South Bend Jazz Hero

The president and program director of South Bend, Indiana’s WETF-FM, Brent Banulis oversees a 24-hour jazz radio station with a small studio and a global reach. The Hoosier institution, which streams at https://jazzradiowetf.org, offers 168 hours of commercial-free programming each week. With more than three dozen hosts based in 18 different states and Austria drawing from more than 30 collections, the station’s musical mix encompasses a wide array of jazz idioms.
The host of three programs, “Collector’s Choice,” “Big Band Blowout,” and “Saturday Night/Last Call,” Banulis expresses pride that the station reaches jazz fans all over the world. But his hard work at the station is just the latest chapter in his decades of dedication to promoting the art form of jazz.

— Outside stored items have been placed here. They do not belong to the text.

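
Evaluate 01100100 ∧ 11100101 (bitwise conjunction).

AND: 1 only when both bits are 1
  01100100
& 11100101
----------
  01100100
Decimal: 100 & 229 = 100



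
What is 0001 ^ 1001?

XOR: 1 when bits differ
  0001
^ 1001
------
  1000
Decimal: 1 ^ 9 = 8



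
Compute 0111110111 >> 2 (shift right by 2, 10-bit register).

Original: 0111110111 (decimal 503)
Shift right by 2 positions
Drop the 2 low bits; fill with zeros on the left
Result: 0001111101 (decimal 125)
Equivalent: 503 >> 2 = 503 ÷ 2^2 = 125



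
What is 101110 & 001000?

AND: 1 only when both bits are 1
  101110
& 001000
--------
  001000
Decimal: 46 & 8 = 8



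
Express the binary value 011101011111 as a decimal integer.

Sum of powers of 2 for each 1-bit:
2^0 + 2^1 + 2^2 + 2^3 + 2^4 + 2^6 + 2^8 + 2^9 + 2^10
= 1 + 2 + 4 + 8 + 16 + 64 + 256 + 512 + 1024
= 1887



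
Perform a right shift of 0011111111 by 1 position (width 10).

Original: 0011111111 (decimal 255)
Shift right by 1 position
Drop the 1 low bit; fill with zero on the left
Result: 0001111111 (decimal 127)
Equivalent: 255 >> 1 = 255 ÷ 2^1 = 127



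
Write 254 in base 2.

Using repeated division by 2:
254 ÷ 2 = 127 remainder 0
127 ÷ 2 = 63 remainder 1
63 ÷ 2 = 31 remainder 1
31 ÷ 2 = 15 remainder 1
15 ÷ 2 = 7 remainder 1
7 ÷ 2 = 3 remainder 1
3 ÷ 2 = 1 remainder 1
1 ÷ 2 = 0 remainder 1
Reading remainders bottom to top: 11111110



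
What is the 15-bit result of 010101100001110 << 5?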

As a resident of East Boston in the late 1990s, Banulis was the driving force behind the formation of the New England Jazz Alliance (NEJA). As the group’s first president from 1999 to 2005, he oversaw the creation of the New England Jazz Hall of Fame in 2001. And NEJA established an Unsung Hero award in 2003 to recognize the behind-the-scenes people who keep the scene thriving. How fitting that he’s now receiving a similar honor as a JJA Jazz Hero.

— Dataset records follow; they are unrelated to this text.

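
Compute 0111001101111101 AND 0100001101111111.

AND: 1 only when both bits are 1
  0111001101111101
& 0100001101111111
------------------
  0100001101111101
Decimal: 29565 & 17279 = 17277



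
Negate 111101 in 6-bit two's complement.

Original (sign bit 1, negative): 111101
Step 1 - Invert all bits: 000010
Step 2 - Add 1: 000011
Verification: 111101 + 000011 = 1000000; discarding the end carry (carry out of the top bit) leaves the 6-bit value 000000, as required for x + (-x)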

As a journalism student at Indiana’s Notre Dame University, Banulis played tenor sax in the college band and helped establish the Michiana Friends of Jazz, a volunteer group. He moved to Boston in 1969 to study at Berklee with saxophonist Charlie Mariano, and by 1982 Banulis and his wife Carolyn had settled in East Boston, a convenient spot for his vocation as an editor at the Boston Globe.

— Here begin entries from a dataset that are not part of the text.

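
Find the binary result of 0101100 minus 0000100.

Method 1 - Direct subtraction (column by column from the right: bit − bit − borrow-in; if negative, add 2 and borrow 1 from the next column):
borrow: 0000000
        0101100
-       0000100
---------------
        0101000

Method 2 - Add two's complement:
Two's complement of 0000100: invert → 1111011, add 1 → 1111100
  0101100
+ 1111100
---------
 10101000  (end carry out of the top bit = 1)
Discarding the end carry: 0101000
Decimal check:
  0101100 = 32 + 8 + 4 = 44
  0000100 = 4
  44 - 4 = 40, and 0101000 = 32 + 8 = 40 ✓



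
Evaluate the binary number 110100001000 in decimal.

Sum of powers of 2 for each 1-bit:
2^3 + 2^8 + 2^10 + 2^11
= 8 + 256 + 1024 + 2048
= 3336



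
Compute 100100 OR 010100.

OR: 1 when either bit is 1
  100100
| 010100
--------
  110100
Decimal: 36 | 20 = 52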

Banulis credits a talk on Boston jazz history with jazz trumpeter Malcolm “Shorty” Jarvis as a turning point in his activism. “He was a frustrated man standing up there saying this is such a great story to tell and no one’s told it,” Banulis told the Boston Herald in 2002. “I took it to heart. I wanted to get Boston to celebrate its jazz history the way cities like Kansas City and New York do.”
Jarvis died about two years after that lecture, and in a video interview with WCCA TV, Banulis added, “I promised him I would give a portion of my life to founding a New England Jazz Hall of Fame.” He’s been delivering for jazz ever since.